December 22nd, 2011 - 1:19 pm ICT by IANS  

Bangalore, Dec 22 (IANS) New research led by an Indian origin professor in the US heralds the day when one can apply a coat of paint on the outside walls of a house to generate electricity from sunlight that can be used to power the appliances and equipment on the inside.

The team of researchers at the University of Notre Dame in the US has developed an inexpensive “solar paint” that uses semiconducting nanoparticles to produce energy.

The research led by chemistry professor Prashant Kamat in Notre Dame’s Center for Nano Science and Technology is described in ACS Nano, a journal published by the American Chemical Society. The scientists have appropriately christened their product as “Sun-Believable Solar Paint”.

“By making use of recent advances in semiconductor nanocrystal research, we have now developed a one-coat solar paint for designing quantum dot solar cells,” Kamat and co-workers said.

The researchers said they wanted to do something transformative, to move beyond current silicon-based solar technology.

“By incorporating power-producing nanoparticles, called quantum dots, into a spreadable compound, we’ve made a one-coat solar paint that can be applied to any conductive surface without special equipment.”

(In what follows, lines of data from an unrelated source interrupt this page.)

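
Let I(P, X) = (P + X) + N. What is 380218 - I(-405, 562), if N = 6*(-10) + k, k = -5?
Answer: 380126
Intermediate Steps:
N = -65 (N = 6*(-10) - 5 = -60 - 5 = -65)
I(P, X) = -65 + P + X (I(P, X) = (P + X) - 65 = -65 + P + X)
380218 - I(-405, 562) = 380218 - (-65 - 405 + 562) = 380218 - 1*92 = 380218 - 92 = 380126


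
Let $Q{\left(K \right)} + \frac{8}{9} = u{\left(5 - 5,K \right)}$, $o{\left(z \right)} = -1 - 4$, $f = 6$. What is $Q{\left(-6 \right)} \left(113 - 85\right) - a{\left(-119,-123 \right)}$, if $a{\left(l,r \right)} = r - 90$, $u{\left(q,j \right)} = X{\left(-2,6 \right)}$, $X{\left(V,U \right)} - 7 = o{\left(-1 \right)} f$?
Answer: $- \frac{4103}{9} \approx -455.89$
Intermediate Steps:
$o{\left(z \right)} = -5$
$X{\left(V,U \right)} = -23$ ($X{\left(V,U \right)} = 7 - 30 = -23$)
$u{\left(q,j \right)} = -23$
$Q{\left(K \right)} = - \frac{215}{9}$ ($Q{\left(K \right)} = - \frac{8}{9} - 23 = - \frac{215}{9}$)
$a{\left(l,r \right)} = -90 + r$
$Q{\left(-6 \right)} \left(113 - 85\right) - a{\left(-119,-123 \right)} = - \frac{215 \left(113 - 85\right)}{9} - \left(-90 - 123\right) = \left(- \frac{215}{9}\right) 28 - -213 = - \frac{6020}{9} + 213 = - \frac{4103}{9}$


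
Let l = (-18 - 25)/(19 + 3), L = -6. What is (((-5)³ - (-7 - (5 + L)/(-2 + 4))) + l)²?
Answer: 1755625/121 ≈ 14509.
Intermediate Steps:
l = -43/22 ≈ -1.9545
(((-5)³ - (-7 - (5 + L)/(-2 + 4))) + l)² = (((-5)³ - (-7 - (5 - 6)/(-2 + 4))) - 43/22)² = ((-125 - (-7 - (-1)/2)) - 43/22)² = ((-125 - (-7 - 1*(-½))) - 43/22)² = ((-125 - (-7 + ½)) - 43/22)² = ((-125 - 1*(-13/2)) - 43/22)² = ((-125 + 13/2) - 43/22)² = (-237/2 - 43/22)² = (-1325/11)² = 1755625/121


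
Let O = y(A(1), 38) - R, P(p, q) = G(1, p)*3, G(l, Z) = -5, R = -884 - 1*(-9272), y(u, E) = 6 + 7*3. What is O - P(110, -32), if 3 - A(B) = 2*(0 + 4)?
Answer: -8346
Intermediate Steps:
A(B) = -5 (A(B) = 3 - 2*(0 + 4) = 3 - 2*4 = 3 - 1*8 = 3 - 8 = -5)
y(u, E) = 27 (y(u, E) = 6 + 21 = 27)
R = 8388 (R = -884 + 9272 = 8388)
P(p, q) = -15 (P(p, q) = -5*3 = -15)
O = -8361 (O = 27 - 1*8388 = 27 - 8388 = -8361)
O - P(110, -32) = -8361 - 1*(-15) = -8361 + 15 = -8346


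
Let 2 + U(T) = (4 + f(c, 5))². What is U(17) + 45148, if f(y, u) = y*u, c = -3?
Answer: 45267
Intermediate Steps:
f(y, u) = u*y
U(T) = 119 (U(T) = -2 + (4 + 5*(-3))² = -2 + (4 - 15)² = -2 + (-11)² = -2 + 121 = 119)
U(17) + 45148 = 119 + 45148 = 45267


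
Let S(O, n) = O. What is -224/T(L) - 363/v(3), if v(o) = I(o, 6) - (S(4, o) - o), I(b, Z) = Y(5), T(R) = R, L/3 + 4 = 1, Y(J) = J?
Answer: -2371/36 ≈ -65.861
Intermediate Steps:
L = -9 (L = -12 + 3*1 = -12 + 3 = -9)
I(b, Z) = 5
v(o) = 1 + o (v(o) = 5 - (4 - o) = 5 + (-4 + o) = 1 + o)
-224/T(L) - 363/v(3) = -224/(-9) - 363/(1 + 3) = -224*(-⅑) - 363/4 = 224/9 - 363*¼ = 224/9 - 363/4 = -2371/36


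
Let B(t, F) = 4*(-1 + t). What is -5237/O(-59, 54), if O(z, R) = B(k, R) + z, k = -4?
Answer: 5237/79 ≈ 66.291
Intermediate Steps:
B(t, F) = -4 + 4*t
O(z, R) = -20 + z (O(z, R) = (-4 + 4*(-4)) + z = (-4 - 16) + z = -20 + z)
-5237/O(-59, 54) = -5237/(-20 - 59) = -5237/(-79) = -5237*(-1/79) = 5237/79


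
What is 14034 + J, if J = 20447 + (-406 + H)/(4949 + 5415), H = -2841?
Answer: 357357837/10364 ≈ 34481.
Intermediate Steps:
J = 211909461/10364 (J = 20447 + (-406 - 2841)/(4949 + 5415) = 20447 - 3247/10364 = 211909461/10364 ≈ 20447.)
14034 + J = 14034 + 211909461/10364 = 357357837/10364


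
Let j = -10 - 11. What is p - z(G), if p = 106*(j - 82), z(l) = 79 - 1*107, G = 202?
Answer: -10890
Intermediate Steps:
j = -21
z(l) = -28 (z(l) = 79 - 107 = -28)
p = -10918 (p = 106*(-21 - 82) = 106*(-103) = -10918)
p - z(G) = -10918 - 1*(-28) = -10918 + 28 = -10890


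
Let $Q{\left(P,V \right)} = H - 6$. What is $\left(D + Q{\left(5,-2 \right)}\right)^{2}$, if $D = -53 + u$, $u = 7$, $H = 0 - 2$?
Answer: $2916$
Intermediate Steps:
$H = -2$ ($H = 0 - 2 = -2$)
$Q{\left(P,V \right)} = -8$ ($Q{\left(P,V \right)} = -2 - 6 = -8$)
$D = -46$ ($D = -53 + 7 = -46$)
$\left(D + Q{\left(5,-2 \right)}\right)^{2} = \left(-46 - 8\right)^{2} = \left(-54\right)^{2} = 2916$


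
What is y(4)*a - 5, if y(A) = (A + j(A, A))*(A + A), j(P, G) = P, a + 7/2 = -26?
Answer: -1893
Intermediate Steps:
a = -59/2 (a = -7/2 - 26 = -59/2 ≈ -29.500)
y(A) = 4*A**2 (y(A) = (A + A)*(A + A) = (2*A)*(2*A) = 4*A**2)
y(4)*a - 5 = (4*4**2)*(-59/2) - 5 = (4*16)*(-59/2) - 5 = 64*(-59/2) - 5 = -1888 - 5 = -1893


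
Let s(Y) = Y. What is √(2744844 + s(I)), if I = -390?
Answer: √2744454 ≈ 1656.6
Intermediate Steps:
√(2744844 + s(I)) = √(2744844 - 390) = √2744454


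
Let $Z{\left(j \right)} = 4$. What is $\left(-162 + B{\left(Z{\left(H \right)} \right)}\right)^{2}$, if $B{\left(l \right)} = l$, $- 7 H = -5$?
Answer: $24964$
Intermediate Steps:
$H = \frac{5}{7}$ ($H = \left(- \frac{1}{7}\right) \left(-5\right) = \frac{5}{7} \approx 0.71429$)
$\left(-162 + B{\left(Z{\left(H \right)} \right)}\right)^{2} = \left(-162 + 4\right)^{2} = \left(-158\right)^{2} = 24964$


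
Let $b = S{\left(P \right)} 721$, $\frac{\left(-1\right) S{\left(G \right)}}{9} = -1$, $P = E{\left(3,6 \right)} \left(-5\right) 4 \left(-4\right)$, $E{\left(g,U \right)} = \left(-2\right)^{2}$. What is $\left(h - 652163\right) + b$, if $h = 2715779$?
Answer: $2070105$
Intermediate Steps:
$E{\left(g,U \right)} = 4$
$P = 320$ ($P = 4 \left(-5\right) 4 \left(-4\right) = \left(-20\right) \left(-16\right) = 320$)
$S{\left(G \right)} = 9$ ($S{\left(G \right)} = \left(-9\right) \left(-1\right) = 9$)
$b = 6489$ ($b = 9 \cdot 721 = 6489$)
$\left(h - 652163\right) + b = \left(2715779 - 652163\right) + 6489 = 2063616 + 6489 = 2070105$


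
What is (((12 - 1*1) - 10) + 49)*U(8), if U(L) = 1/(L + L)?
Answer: 25/8 ≈ 3.1250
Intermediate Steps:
U(L) = 1/(2*L)
(((12 - 1*1) - 10) + 49)*U(8) = (((12 - 1*1) - 10) + 49)*((½)/8) = (((12 - 1) - 10) + 49)*((½)*(⅛)) = ((11 - 10) + 49)*(1/16) = (1 + 49)*(1/16) = 50*(1/16) = 25/8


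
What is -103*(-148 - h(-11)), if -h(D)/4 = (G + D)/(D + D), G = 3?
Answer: 166036/11 ≈ 15094.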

According to the researchers, their paint is based on nano-sized particles of titanium dioxide coated with either cadmium sulfide or cadmium selenide. Describing the work they said the particles were suspended in a water-alcohol mixture to create the binder-free paste which was then applied to conducting glass surface and annealed at 200 degrees C.

“When the paste was brushed onto a transparent conducting material and exposed to light, it created electricity.”

This paste of nanoparticles when applied on surfaces using simple conventional paint brush “could turn large surfaces into solar cells”, says a statement by the Notre Dame University.

The best light-to-energy conversion efficiency reached so far is 1 percent, which is much less than the usual 10 to 15 percent efficiency of commercial silicon solar cells. “But this paint can be made cheaply and in large quantities,” the researchers claim.

“If we can improve the efficiency somewhat, we may be able to make a real difference in meeting energy needs in the future.”

“Whereas further improvements are necessary to develop strategies for large area, this initial effort to prepare solar paint offers the advantages of simple design and economically viable next generation solar cells,” the researchers said.

Kamat and his team also plan to study ways to improve the stability of the new material.